Seekor anjing yang hilang mengarah pada hilangnya seorang wanita dan sebuah rumah dengan rahasia kelam yang terkubur dalam thriller terbaru Lisa Jewell yang mencekam.

18 mnt baca4.7 / 5

Tersedia dalam

Pratinjau ringkasan

"It Could Have Been Her": Menyelami Lebih Dalam Thriller Terbaru Lisa Jewell

Lisa Jewell, nama yang identik dengan ketegangan psikologis yang mencekam, sekali lagi menghadirkan mahakarya ketegangan dalam novel terbarunya, "It Could Have Been Her." Buku ini bukan sekadar cerita 'siapa pelakunya'; ini adalah eksplorasi labirin tentang rahasia yang terkubur, masa lalu yang traumatis, dan hubungan tak terduga yang mengikat orang, seringkali dengan cara yang paling tidak terduga dan berbahaya.
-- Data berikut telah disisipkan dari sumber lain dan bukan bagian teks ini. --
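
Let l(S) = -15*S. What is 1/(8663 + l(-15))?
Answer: 1/8888 ≈ 0.00011251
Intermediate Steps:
1/(8663 + l(-15)) = 1/(8663 - 15*(-15)) = 1/(8663 + 225) = 1/8888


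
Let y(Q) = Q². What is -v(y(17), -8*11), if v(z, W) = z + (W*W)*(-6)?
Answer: 46175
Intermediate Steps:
v(z, W) = z - 6*W² (v(z, W) = z + W²*(-6) = z - 6*W²)
-v(y(17), -8*11) = -(17² - 6*(-8*11)²) = -(289 - 6*(-88)²) = -(289 - 6*7744) = -(289 - 46464) = -1*(-46175) = 46175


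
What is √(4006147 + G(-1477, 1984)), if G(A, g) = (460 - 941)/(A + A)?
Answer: √34958104855926/2954 ≈ 2001.5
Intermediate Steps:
G(A, g) = -481/(2*A) (G(A, g) = -481*1/(2*A) = -481/(2*A))
√(4006147 + G(-1477, 1984)) = √(4006147 - 481/2/(-1477)) = √(4006147 - 481/2*(-1/1477)) = √(4006147 + 481/2954) = √(11834158719/2954) = √34958104855926/2954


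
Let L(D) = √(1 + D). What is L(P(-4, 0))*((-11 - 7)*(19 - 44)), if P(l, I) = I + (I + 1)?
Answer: 450*√2 ≈ 636.40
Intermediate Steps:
P(l, I) = 1 + 2*I (P(l, I) = I + (1 + I) = 1 + 2*I)
L(P(-4, 0))*((-11 - 7)*(19 - 44)) = √(1 + (1 + 2*0))*((-11 - 7)*(19 - 44)) = √(1 + (1 + 0))*(-18*(-25)) = √(1 + 1)*450 = √2*450 = 450*√2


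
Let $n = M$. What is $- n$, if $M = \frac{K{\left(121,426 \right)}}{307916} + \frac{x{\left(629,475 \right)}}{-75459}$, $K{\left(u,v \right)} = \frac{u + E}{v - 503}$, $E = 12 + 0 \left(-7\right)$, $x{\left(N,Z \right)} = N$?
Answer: $\frac{2131904525}{255585367884} \approx 0.0083413$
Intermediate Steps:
$E = 12$ ($E = 12 + 0 = 12$)
$K{\left(u,v \right)} = \frac{12 + u}{-503 + v}$ ($K{\left(u,v \right)} = \frac{u + 12}{v - 503} = \frac{12 + u}{-503 + v}$)
$M = - \frac{2131904525}{255585367884}$ ($M = \frac{\frac{1}{-503 + 426} \left(12 + 121\right)}{307916} + \frac{629}{-75459} = \frac{1}{-77} \cdot 133 \cdot \frac{1}{307916} + 629 \left(- \frac{1}{75459}\right) = \left(- \frac{1}{77}\right) 133 \cdot \frac{1}{307916} - \frac{629}{75459} = \left(- \frac{19}{11}\right) \frac{1}{307916} - \frac{629}{75459} = - \frac{19}{3387076} - \frac{629}{75459} = - \frac{2131904525}{255585367884} \approx -0.0083413$)
$n = - \frac{2131904525}{255585367884} \approx -0.0083413$
$- n = \left(-1\right) \left(- \frac{2131904525}{255585367884}\right) = \frac{2131904525}{255585367884}$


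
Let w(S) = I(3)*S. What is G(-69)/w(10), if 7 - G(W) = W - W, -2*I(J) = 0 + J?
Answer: -7/15 ≈ -0.46667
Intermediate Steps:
I(J) = -J/2 (I(J) = -(0 + J)/2 = -J/2)
G(W) = 7 (G(W) = 7 - (W - W) = 7 - 1*0 = 7 + 0 = 7)
w(S) = -3*S/2 (w(S) = (-½*3)*S = -3*S/2)
G(-69)/w(10) = 7/((-3/2*10)) = 7/(-15) = 7*(-1/15) = -7/15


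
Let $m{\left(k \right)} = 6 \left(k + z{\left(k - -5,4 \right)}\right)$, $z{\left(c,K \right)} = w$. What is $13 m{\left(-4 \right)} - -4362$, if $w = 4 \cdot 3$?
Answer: $4986$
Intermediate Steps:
$w = 12$
$z{\left(c,K \right)} = 12$
$m{\left(k \right)} = 72 + 6 k$ ($m{\left(k \right)} = 6 \left(k + 12\right) = 6 \left(12 + k\right) = 72 + 6 k$)
$13 m{\left(-4 \right)} - -4362 = 13 \left(72 + 6 \left(-4\right)\right) - -4362 = 13 \left(72 - 24\right) + 4362 = 13 \cdot 48 + 4362 = 624 + 4362 = 4986$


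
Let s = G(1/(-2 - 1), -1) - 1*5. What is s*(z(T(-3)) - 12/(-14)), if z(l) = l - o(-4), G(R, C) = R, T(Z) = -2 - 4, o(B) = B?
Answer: 128/21 ≈ 6.0952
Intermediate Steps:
T(Z) = -6
z(l) = 4 + l (z(l) = l - 1*(-4) = l + 4 = 4 + l)
s = -16/3 (s = 1/(-2 - 1) - 1*5 = 1/(-3) - 5 = -1/3 - 5 = -16/3 ≈ -5.3333)
s*(z(T(-3)) - 12/(-14)) = -16*((4 - 6) - 12/(-14))/3 = -16*(-2 - 12*(-1/14))/3 = -16*(-2 + 6/7)/3 = -16/3*(-8/7) = 128/21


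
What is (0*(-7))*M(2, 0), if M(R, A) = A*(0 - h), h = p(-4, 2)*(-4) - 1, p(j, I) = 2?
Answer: 0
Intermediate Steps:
h = -9 (h = 2*(-4) - 1 = -8 - 1 = -9)
M(R, A) = 9*A (M(R, A) = A*(0 - 1*(-9)) = A*(0 + 9) = A*9 = 9*A)
(0*(-7))*M(2, 0) = (0*(-7))*(9*0) = 0*0 = 0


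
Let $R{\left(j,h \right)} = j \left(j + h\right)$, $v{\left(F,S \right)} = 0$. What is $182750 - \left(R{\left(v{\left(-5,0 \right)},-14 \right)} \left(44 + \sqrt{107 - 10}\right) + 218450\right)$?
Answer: $-35700$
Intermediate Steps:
$R{\left(j,h \right)} = j \left(h + j\right)$
$182750 - \left(R{\left(v{\left(-5,0 \right)},-14 \right)} \left(44 + \sqrt{107 - 10}\right) + 218450\right) = 182750 - \left(0 \left(-14 + 0\right) \left(44 + \sqrt{107 - 10}\right) + 218450\right) = 182750 - \left(0 \left(-14\right) \left(44 + \sqrt{97}\right) + 218450\right) = 182750 - \left(0 \left(44 + \sqrt{97}\right) + 218450\right) = 182750 - \left(0 + 218450\right) = 182750 - 218450 = -35700$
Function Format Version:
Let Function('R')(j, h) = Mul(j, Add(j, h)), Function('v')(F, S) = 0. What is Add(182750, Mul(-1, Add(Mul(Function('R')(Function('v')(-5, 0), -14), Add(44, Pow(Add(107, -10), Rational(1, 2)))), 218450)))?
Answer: -35700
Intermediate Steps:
Function('R')(j, h) = Mul(j, Add(h, j))
Add(182750, Mul(-1, Add(Mul(Function('R')(Function('v')(-5, 0), -14), Add(44, Pow(Add(107, -10), Rational(1, 2)))), 218450))) = Add(182750, Mul(-1, Add(Mul(Mul(0, Add(-14, 0)), Add(44, Pow(Add(107, -10), Rational(1, 2)))), 218450))) = Add(182750, Mul(-1, Add(Mul(Mul(0, -14), Add(44, Pow(97, Rational(1, 2)))), 218450))) = Add(182750, Mul(-1, Add(Mul(0, Add(44, Pow(97, Rational(1, 2)))), 218450))) = Add(182750, Mul(-1, Add(0, 218450))) = Add(182750, Mul(-1, 218450)) = Add(182750, -218450) = -35700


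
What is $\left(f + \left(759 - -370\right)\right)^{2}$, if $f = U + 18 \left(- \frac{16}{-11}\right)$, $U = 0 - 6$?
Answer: $\frac{159794881}{121} \approx 1.3206 \cdot 10^{6}$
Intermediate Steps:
$U = -6$ ($U = 0 - 6 = -6$)
$f = \frac{222}{11}$ ($f = -6 + 18 \left(- \frac{16}{-11}\right) = -6 + 18 \left(\left(-16\right) \left(- \frac{1}{11}\right)\right) = -6 + 18 \cdot \frac{16}{11} = -6 + \frac{288}{11} = \frac{222}{11} \approx 20.182$)
$\left(f + \left(759 - -370\right)\right)^{2} = \left(\frac{222}{11} + \left(759 - -370\right)\right)^{2} = \left(\frac{222}{11} + \left(759 + 370\right)\right)^{2} = \left(\frac{222}{11} + 1129\right)^{2} = \left(\frac{12641}{11}\right)^{2} = \frac{159794881}{121}$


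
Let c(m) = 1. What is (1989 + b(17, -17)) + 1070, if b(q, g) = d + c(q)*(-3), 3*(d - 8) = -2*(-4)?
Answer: 9200/3 ≈ 3066.7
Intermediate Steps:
d = 32/3 (d = 8 + (-2*(-4))/3 = 8 + (1/3)*8 = 8 + 8/3 = 32/3 ≈ 10.667)
b(q, g) = 23/3 (b(q, g) = 32/3 + 1*(-3) = 32/3 - 3 = 23/3)
(1989 + b(17, -17)) + 1070 = (1989 + 23/3) + 1070 = 5990/3 + 1070 = 9200/3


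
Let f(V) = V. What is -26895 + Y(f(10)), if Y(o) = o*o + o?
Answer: -26785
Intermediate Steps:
Y(o) = o + o² (Y(o) = o² + o = o + o²)
-26895 + Y(f(10)) = -26895 + 10*(1 + 10) = -26895 + 10*11 = -26895 + 110 = -26785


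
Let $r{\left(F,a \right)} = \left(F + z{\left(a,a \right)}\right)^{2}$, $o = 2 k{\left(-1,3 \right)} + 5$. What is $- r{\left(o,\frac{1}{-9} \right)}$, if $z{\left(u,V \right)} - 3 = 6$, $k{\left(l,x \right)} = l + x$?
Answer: $-324$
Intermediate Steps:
$z{\left(u,V \right)} = 9$ ($z{\left(u,V \right)} = 3 + 6 = 9$)
$o = 9$ ($o = 2 \left(-1 + 3\right) + 5 = 2 \cdot 2 + 5 = 4 + 5 = 9$)
$r{\left(F,a \right)} = \left(9 + F\right)^{2}$ ($r{\left(F,a \right)} = \left(F + 9\right)^{2} = \left(9 + F\right)^{2}$)
$- r{\left(o,\frac{1}{-9} \right)} = - \left(9 + 9\right)^{2} = - 18^{2} = \left(-1\right) 324 = -324$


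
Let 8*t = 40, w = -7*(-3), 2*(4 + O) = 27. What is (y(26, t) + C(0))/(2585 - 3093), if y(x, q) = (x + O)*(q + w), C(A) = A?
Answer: -923/508 ≈ -1.8169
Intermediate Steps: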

Intinya, ini adalah kisah yang dimulai dengan peristiwa sederhana, hampir biasa – seekor anjing yang hilang – namun dengan cepat berubah menjadi investigasi mengerikan yang memaksa protagonis, Jane Trevally, untuk menghadapi masa lalu yang ia kira telah lama ia kubur.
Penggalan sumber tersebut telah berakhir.